Guo worked as a peer adviser in the International Student and Scholar Services Office. A social media page for Guo said he was to graduate in 2019 and was a “future engineering leader.” It said he had worked for the LDS Church as an interpreter and as an information technology support worker.

Pennsylvania resident Jordan Clive told The Salt Lake Tribune he met Guo in 2013, when Clive was living in Provo and attending Brigham Young University and Guo was serving as a missionary.
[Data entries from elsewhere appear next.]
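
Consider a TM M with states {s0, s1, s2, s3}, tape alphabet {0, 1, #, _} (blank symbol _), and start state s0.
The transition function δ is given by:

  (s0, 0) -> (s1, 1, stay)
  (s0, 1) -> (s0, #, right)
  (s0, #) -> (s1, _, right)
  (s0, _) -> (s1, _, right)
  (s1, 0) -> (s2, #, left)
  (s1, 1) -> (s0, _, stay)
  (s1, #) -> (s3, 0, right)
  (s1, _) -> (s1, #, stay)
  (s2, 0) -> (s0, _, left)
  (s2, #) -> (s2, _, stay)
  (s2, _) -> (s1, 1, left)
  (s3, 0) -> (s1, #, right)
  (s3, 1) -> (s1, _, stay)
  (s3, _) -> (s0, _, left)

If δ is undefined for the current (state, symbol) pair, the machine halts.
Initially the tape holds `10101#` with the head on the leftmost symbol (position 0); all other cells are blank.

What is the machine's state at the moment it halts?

s3

s0 | [1]0101#   read 1 → write #, move right, go to s0
s0 | #[0]101#   read 0 → write 1, move stay, go to s1
s1 | #[1]101#   read 1 → write _, move stay, go to s0
s0 | #[_]101#   read _ → write _, move right, go to s1
s1 | #_[1]01#   read 1 → write _, move stay, go to s0
s0 | #_[_]01#   read _ → write _, move right, go to s1
s1 | #__[0]1#   read 0 → write #, move left, go to s2
s2 | #_[_]#1#   read _ → write 1, move left, go to s1
s1 | #[_]1#1#   read _ → write #, move stay, go to s1
s1 | #[#]1#1#   read # → write 0, move right, go to s3
s3 | #0[1]#1#   read 1 → write _, move stay, go to s1
s1 | #0[_]#1#   read _ → write #, move stay, go to s1
s1 | #0[#]#1#   read # → write 0, move right, go to s3
s3 | #00[#]1#
No transition is defined for (s3, #); M halts in state s3.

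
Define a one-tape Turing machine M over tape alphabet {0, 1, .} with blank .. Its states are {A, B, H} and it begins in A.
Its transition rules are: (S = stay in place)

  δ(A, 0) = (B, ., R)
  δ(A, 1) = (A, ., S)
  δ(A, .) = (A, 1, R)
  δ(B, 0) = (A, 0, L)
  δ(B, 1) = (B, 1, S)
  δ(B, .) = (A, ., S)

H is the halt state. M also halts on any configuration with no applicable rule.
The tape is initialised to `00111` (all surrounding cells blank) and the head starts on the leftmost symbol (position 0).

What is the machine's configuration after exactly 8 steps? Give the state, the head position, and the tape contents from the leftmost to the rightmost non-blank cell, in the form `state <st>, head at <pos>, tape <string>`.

A | [0]0111   read 0 → write ., move R, go to B
B | .[0]111   read 0 → write 0, move L, go to A
A | [.]0111   read . → write 1, move R, go to A
A | 1[0]111   read 0 → write ., move R, go to B
B | 1.[1]11   read 1 → write 1, move S, go to B
B | 1.[1]11   read 1 → write 1, move S, go to B
B | 1.[1]11   read 1 → write 1, move S, go to B
B | 1.[1]11   read 1 → write 1, move S, go to B
B | 1.[1]11
After 8 steps: state B, head at 2, tape 1.111.

state B, head at 2, tape 1.111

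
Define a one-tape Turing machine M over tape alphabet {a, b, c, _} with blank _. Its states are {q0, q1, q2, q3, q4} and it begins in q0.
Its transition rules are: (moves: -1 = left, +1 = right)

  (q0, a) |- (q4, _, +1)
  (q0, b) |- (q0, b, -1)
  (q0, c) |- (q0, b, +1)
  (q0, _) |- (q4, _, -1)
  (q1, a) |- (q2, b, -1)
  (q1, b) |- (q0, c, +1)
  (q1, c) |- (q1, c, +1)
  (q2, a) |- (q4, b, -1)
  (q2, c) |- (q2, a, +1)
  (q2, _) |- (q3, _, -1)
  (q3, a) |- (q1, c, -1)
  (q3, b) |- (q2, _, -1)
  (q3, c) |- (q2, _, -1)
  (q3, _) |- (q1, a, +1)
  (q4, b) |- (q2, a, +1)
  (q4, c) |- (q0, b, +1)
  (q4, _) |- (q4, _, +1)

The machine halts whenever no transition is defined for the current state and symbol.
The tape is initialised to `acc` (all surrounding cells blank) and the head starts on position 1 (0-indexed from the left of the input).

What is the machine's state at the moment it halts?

q1

q0 | a[c]c_   read c → write b, move +1, go to q0
q0 | ab[c]_   read c → write b, move +1, go to q0
q0 | abb[_]   read _ → write _, move -1, go to q4
q4 | ab[b]_   read b → write a, move +1, go to q2
q2 | aba[_]   read _ → write _, move -1, go to q3
q3 | ab[a]_   read a → write c, move -1, go to q1
q1 | a[b]c_   read b → write c, move +1, go to q0
q0 | ac[c]_   read c → write b, move +1, go to q0
q0 | acb[_]   read _ → write _, move -1, go to q4
q4 | ac[b]_   read b → write a, move +1, go to q2
q2 | aca[_]   read _ → write _, move -1, go to q3
q3 | ac[a]_   read a → write c, move -1, go to q1
q1 | a[c]c_   read c → write c, move +1, go to q1
q1 | ac[c]_   read c → write c, move +1, go to q1
q1 | acc[_]
No transition is defined for (q1, _); M halts in state q1.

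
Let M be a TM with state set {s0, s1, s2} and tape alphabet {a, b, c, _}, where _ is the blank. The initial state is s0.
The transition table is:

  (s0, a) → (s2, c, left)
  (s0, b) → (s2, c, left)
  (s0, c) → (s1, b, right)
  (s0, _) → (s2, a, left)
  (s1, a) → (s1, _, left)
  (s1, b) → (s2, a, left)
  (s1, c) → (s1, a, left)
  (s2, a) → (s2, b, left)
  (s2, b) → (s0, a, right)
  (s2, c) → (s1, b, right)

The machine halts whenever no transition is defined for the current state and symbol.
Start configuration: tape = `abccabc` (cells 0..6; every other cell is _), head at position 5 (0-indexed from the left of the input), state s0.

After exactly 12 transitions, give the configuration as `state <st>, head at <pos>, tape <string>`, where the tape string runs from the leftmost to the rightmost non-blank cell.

state s2, head at 1, tape abbcccc

state=s0 head=5 tape=abcca[b]c   (s0,b)→(s2,c,left)
state=s2 head=4 tape=abcc[a]cc   (s2,a)→(s2,b,left)
state=s2 head=3 tape=abc[c]bcc   (s2,c)→(s1,b,right)
state=s1 head=4 tape=abcb[b]cc   (s1,b)→(s2,a,left)
state=s2 head=3 tape=abc[b]acc   (s2,b)→(s0,a,right)
state=s0 head=4 tape=abca[a]cc   (s0,a)→(s2,c,left)
state=s2 head=3 tape=abc[a]ccc   (s2,a)→(s2,b,left)
state=s2 head=2 tape=ab[c]bccc   (s2,c)→(s1,b,right)
state=s1 head=3 tape=abb[b]ccc   (s1,b)→(s2,a,left)
state=s2 head=2 tape=ab[b]accc   (s2,b)→(s0,a,right)
state=s0 head=3 tape=aba[a]ccc   (s0,a)→(s2,c,left)
state=s2 head=2 tape=ab[a]cccc   (s2,a)→(s2,b,left)
state=s2 head=1 tape=a[b]bcccc
After 12 steps: state s2, head at 1, tape abbcccc.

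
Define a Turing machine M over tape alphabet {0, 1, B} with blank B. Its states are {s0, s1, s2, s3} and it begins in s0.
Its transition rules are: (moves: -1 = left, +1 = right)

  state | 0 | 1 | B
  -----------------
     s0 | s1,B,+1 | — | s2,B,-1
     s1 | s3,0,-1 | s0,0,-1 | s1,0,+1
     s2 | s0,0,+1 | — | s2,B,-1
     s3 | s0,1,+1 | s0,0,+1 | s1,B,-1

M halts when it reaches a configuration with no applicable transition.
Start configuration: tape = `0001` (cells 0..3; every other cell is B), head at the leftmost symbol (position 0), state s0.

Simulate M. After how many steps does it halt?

state=s0 head=0 tape=BB[0]001   (s0,0)→(s1,B,+1)
state=s1 head=1 tape=BBB[0]01   (s1,0)→(s3,0,-1)
state=s3 head=0 tape=BB[B]001   (s3,B)→(s1,B,-1)
state=s1 head=-1 tape=B[B]B001   (s1,B)→(s1,0,+1)
state=s1 head=0 tape=B0[B]001   (s1,B)→(s1,0,+1)
state=s1 head=1 tape=B00[0]01   (s1,0)→(s3,0,-1)
state=s3 head=0 tape=B0[0]001   (s3,0)→(s0,1,+1)
state=s0 head=1 tape=B01[0]01   (s0,0)→(s1,B,+1)
state=s1 head=2 tape=B01B[0]1   (s1,0)→(s3,0,-1)
state=s3 head=1 tape=B01[B]01   (s3,B)→(s1,B,-1)
state=s1 head=0 tape=B0[1]B01   (s1,1)→(s0,0,-1)
state=s0 head=-1 tape=B[0]0B01   (s0,0)→(s1,B,+1)
state=s1 head=0 tape=BB[0]B01   (s1,0)→(s3,0,-1)
state=s3 head=-1 tape=B[B]0B01   (s3,B)→(s1,B,-1)
state=s1 head=-2 tape=[B]B0B01   (s1,B)→(s1,0,+1)
state=s1 head=-1 tape=0[B]0B01   (s1,B)→(s1,0,+1)
state=s1 head=0 tape=00[0]B01   (s1,0)→(s3,0,-1)
state=s3 head=-1 tape=0[0]0B01   (s3,0)→(s0,1,+1)
state=s0 head=0 tape=01[0]B01   (s0,0)→(s1,B,+1)
state=s1 head=1 tape=01B[B]01   (s1,B)→(s1,0,+1)
state=s1 head=2 tape=01B0[0]1   (s1,0)→(s3,0,-1)
state=s3 head=1 tape=01B[0]01   (s3,0)→(s0,1,+1)
state=s0 head=2 tape=01B1[0]1   (s0,0)→(s1,B,+1)
state=s1 head=3 tape=01B1B[1]   (s1,1)→(s0,0,-1)
state=s0 head=2 tape=01B1[B]0   (s0,B)→(s2,B,-1)
state=s2 head=1 tape=01B[1]B0
M halts after 25 transitions.

25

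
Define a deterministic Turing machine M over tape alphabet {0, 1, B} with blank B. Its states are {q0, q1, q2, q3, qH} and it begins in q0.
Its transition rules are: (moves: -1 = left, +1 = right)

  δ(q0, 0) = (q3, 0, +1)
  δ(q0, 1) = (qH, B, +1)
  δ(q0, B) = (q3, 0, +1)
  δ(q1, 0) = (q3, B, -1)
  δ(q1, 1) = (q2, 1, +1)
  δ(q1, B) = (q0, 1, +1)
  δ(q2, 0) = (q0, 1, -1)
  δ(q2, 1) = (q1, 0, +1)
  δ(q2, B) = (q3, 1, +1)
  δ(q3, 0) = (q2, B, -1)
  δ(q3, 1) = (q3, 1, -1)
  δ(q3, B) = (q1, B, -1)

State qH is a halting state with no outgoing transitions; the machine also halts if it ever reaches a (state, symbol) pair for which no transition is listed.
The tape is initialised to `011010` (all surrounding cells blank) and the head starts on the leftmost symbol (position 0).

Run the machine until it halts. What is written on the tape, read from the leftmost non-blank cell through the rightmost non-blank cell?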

Clive described Guo as selfless and said he was a favorite missionary among the members of the Mormon congregation.

“He was always really upbeat, smiling, good humored,” Clive said. “He was an extremely diligent missionary and reached out to people in need.”

Clive said he first learned of the shooting Monday night. “I went to bed thinking, ‘OK, another shooting in the world,’ ” he said. “The next morning was when I discovered it was him, which was heartbreaking.”

Police did not disclose whether Guo had been alone in the vehicle or how many times he had been shot.

Shortly before the shooting, Boutain’s wife, 23-year-old Kathleen Boutain, reported to university police that her husband had assaulted her in Red Butte Canyon. She was arrested Monday night on suspicion of theft by receiving stolen property and drug possession charges. The Boutains are persons of interest in a suspicious death in Golden, Colo., which occurred a few days ago, police said.

The university canceled classes Tuesday out of “respect of ChenWei and the impact this violent event has had on our campus community,” Pershing wrote. Extra staff members were stationed at the U.’s counseling center and the Utah Museum of Fine Arts opened its galleries free of charge to provide a place for “solace and reflection.”

About 100 people gathered briefly at the university’s student union building Tuesday night to remember Guo. Student body President Zach Berger and student success advocate Wazir Jefferson urged students to support each other.

Jefferson asked attendees to hold hands with the person standing next to them.

“I invite you to lift each other‘s hands up in honoring that we’re much more alike than we are different, in honoring the fact that we can love beyond limits of who we are and that we don’t have to be fearful,” he said.

Student Kaitlin McLean said she didn’t know Guo, but came with a group of her friends because she — like every other student on campus — was impacted by his death.

“It’s important for us to show how much every single person on this campus matters to everyone here,” she said, “and I wanted the people that loved him and knew him to feel like they have support.”